Opioid peptides are generally thought to exert hormone-dependent regulatory influences on gonadotropin secretion and the anteroventral periventricular nucleus (AVPv) has been shown to play a critical role in the neural control of this sexually dimorphic function. In the present study we used in situ hybridization to compare the numbers of proenkephalin (PENK) and prodynorphin (PDYN) mRNA-containing neurons in the AVPv of male and female rats and to evaluate the influence of circulating sex steroid hormones on the development and mature regulation of PENK and PDYN gene expression in these neurons. In agreement with earlier immunohistochemical observations, the number of PENK mRNA-containing neurons in the AVPv of male rats was found to be twice that of female animals.
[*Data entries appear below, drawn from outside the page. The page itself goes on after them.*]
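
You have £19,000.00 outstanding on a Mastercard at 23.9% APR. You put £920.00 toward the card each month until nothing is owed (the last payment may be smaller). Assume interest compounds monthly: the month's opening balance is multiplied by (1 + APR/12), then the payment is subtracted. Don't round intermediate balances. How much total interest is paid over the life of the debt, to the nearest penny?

£5,720.29

Monthly rate r = 23.9%/12 = 1.99167% = 0.0199167.
Payoff takes n = ⌈−ln(1 − rB₀/P)/ln(1+r)⌉ = ⌈26.869⌉ = 27 payments; the last is £800.29.
Total paid = 26·£920.00 + £800.29 = £24,720.29.
Total interest = total paid − principal = £24,720.29 − £19,000.00 = £5,720.29.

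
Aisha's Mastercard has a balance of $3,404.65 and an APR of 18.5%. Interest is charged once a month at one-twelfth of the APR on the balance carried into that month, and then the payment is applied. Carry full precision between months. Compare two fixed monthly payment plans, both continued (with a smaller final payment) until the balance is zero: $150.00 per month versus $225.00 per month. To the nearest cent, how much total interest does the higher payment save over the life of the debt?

$315.55

Monthly rate r = 18.5%/12 = 1.54167% = 0.0154167.
At $150.00/mo: n = ⌈−ln(1 − rB₀/P)/ln(1+r)⌉ = 29 payments (last $22.60); total interest = total paid − $3,404.65 = $817.95.
At $225.00/mo: 18 payments (last $82.05); total interest $502.40.
Interest saved = $817.95 − $502.40 = $315.55.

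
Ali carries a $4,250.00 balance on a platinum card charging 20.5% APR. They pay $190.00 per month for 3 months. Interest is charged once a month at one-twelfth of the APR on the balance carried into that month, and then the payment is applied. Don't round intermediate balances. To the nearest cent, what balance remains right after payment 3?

$3,891.76

Monthly rate r = 20.5%/12 = 1.70833% = 0.0170833.
Each month: B ← B·(1+r) − $190.00.
Month 1: interest $72.60; balance after payment $4,132.60.
Month 2: interest $70.60; balance after payment $4,013.20.
Month 3: interest $68.56; balance after payment $3,891.76.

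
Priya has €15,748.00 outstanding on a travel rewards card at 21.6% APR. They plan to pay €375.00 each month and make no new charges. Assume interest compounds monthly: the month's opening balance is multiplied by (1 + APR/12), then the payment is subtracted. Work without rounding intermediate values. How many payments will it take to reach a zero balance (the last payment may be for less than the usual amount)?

Monthly rate r = 21.6%/12 = 1.8% = 0.018.
Recurrence: B ← B·(1+r) − €375.00.
Month 1: interest €283.46; balance after payment €15,656.46.
Month 2: interest €281.82; balance after payment €15,563.28.
Closed form: n = −ln(1 − rB₀/P)/ln(1+r) = −ln(0.2441)/ln(1.018) ≈ 79.047, so the balance reaches zero during payment 80.

80 months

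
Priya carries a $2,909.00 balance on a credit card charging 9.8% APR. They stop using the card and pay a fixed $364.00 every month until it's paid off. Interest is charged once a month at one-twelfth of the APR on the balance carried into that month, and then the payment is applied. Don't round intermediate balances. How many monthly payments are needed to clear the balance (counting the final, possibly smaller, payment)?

Monthly rate r = 9.8%/12 = 0.816667% = 0.00816667.
Recurrence: B ← B·(1+r) − $364.00.
Month 1: interest $23.76; balance after payment $2,568.76.
Month 2: interest $20.98; balance after payment $2,225.74.
Closed form: n = −ln(1 − rB₀/P)/ln(1+r) = −ln(0.93473)/ln(1.00817) ≈ 8.298, so the balance reaches zero during payment 9.

9 months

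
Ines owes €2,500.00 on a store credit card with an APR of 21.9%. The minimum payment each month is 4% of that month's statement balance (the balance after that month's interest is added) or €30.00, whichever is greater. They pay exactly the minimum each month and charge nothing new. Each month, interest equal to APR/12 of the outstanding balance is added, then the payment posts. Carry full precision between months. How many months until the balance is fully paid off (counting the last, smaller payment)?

87 months

Monthly rate r = 21.9%/12 = 1.825% = 0.01825.
While 4% of the post-interest balance exceeds €30.00, each month B ← (B·(1+r))·(1 − 0.04), i.e. B shrinks by the factor (1+r)·0.96 = 0.97752.
This holds for months 1–54. Entering month 55 the balance is €732.36; 4% of the post-interest balance is now below €30.00, so the flat €30.00 minimum applies from here.
From month 55 a fixed €30.00 at rate r clears €732.36 in 33 more payments. Total: 54 + 33 = 87 months.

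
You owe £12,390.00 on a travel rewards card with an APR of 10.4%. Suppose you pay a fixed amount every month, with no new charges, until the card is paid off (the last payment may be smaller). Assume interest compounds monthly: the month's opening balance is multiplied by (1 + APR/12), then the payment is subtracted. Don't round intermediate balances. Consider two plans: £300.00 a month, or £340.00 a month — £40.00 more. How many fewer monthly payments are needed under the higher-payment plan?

Monthly rate r = 10.4%/12 = 0.866667% = 0.00866667.
At £300.00/mo: n = ⌈−ln(1 − rB₀/P)/ln(1+r)⌉ = 52 payments (last £103.46); total interest = total paid − £12,390.00 = £3,013.46.
At £340.00/mo: 44 payments (last £334.08); total interest £2,564.08.
Payments saved = 52 − 44 = 8.

8 fewer payments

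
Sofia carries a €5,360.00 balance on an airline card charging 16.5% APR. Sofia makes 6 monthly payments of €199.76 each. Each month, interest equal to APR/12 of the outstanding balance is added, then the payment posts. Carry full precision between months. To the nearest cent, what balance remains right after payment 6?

Monthly rate r = 16.5%/12 = 1.375% = 0.01375.
Each month: B ← B·(1+r) − €199.76.
Month 1: interest €73.70; balance after payment €5,233.94.
Month 2: interest €71.97; balance after payment €5,106.15.
Month 3: interest €70.21; balance after payment €4,976.60.
Month 4: interest €68.43; balance after payment €4,845.26.
Month 5: interest €66.62; balance after payment €4,712.13.
Month 6: interest €64.79; balance after payment €4,577.16.

€4,577.16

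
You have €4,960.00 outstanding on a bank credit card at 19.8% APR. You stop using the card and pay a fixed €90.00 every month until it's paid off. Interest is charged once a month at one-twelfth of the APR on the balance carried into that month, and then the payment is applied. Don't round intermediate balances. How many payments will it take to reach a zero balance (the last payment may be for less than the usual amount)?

147 months

Monthly rate r = 19.8%/12 = 1.65% = 0.0165.
Recurrence: B ← B·(1+r) − €90.00.
Month 1: interest €81.84; balance after payment €4,951.84.
Month 2: interest €81.71; balance after payment €4,943.55.
Closed form: n = −ln(1 − rB₀/P)/ln(1+r) = −ln(0.090667)/ln(1.0165) ≈ 146.686, so the balance reaches zero during payment 147.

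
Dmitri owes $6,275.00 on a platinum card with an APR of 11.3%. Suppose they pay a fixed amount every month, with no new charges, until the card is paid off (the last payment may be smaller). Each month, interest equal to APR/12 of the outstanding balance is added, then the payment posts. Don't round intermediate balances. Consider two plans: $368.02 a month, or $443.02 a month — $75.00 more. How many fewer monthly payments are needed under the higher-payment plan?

Monthly rate r = 11.3%/12 = 0.941667% = 0.00941667.
At $368.02/mo: n = ⌈−ln(1 − rB₀/P)/ln(1+r)⌉ = 19 payments (last $248.31); total interest = total paid − $6,275.00 = $597.67.
At $443.02/mo: 16 payments (last $121.63); total interest $491.93.
Payments saved = 19 − 16 = 3.

3 fewer payments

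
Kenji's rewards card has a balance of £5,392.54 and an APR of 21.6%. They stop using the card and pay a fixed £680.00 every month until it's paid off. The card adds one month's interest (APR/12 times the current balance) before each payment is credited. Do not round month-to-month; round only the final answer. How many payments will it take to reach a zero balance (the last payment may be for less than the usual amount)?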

In contrast, the AVPv contains over four times the number of PDYN mRNA-containing cells in female rats, relative to intact males. Treatment of newborn female rats with testosterone increases the number of PENK mRNA-containing neurons in the AVPv, but decreases the number of PDYN mRNA-containing neurons in the AVPv compared with untreated females. Treatment of adult ovariectomized female rats with estradiol significantly increased PDYN mRNA levels in the AVPv; however, comparable changes in levels of PENK mRNA were not detected. In adult male rats, neither PDYN, nor PENK mRNA were significantly altered by orchidectomy or testosterone treatment. Thus, the maintenance of enkephalinergic neurons and the loss of hormone-sensitive dynorphin-containing neurons in the AVPv may represent important developmental influences of neonatal androgens on the sexually differentiated neural circuitry controlling gonadotropin secretion.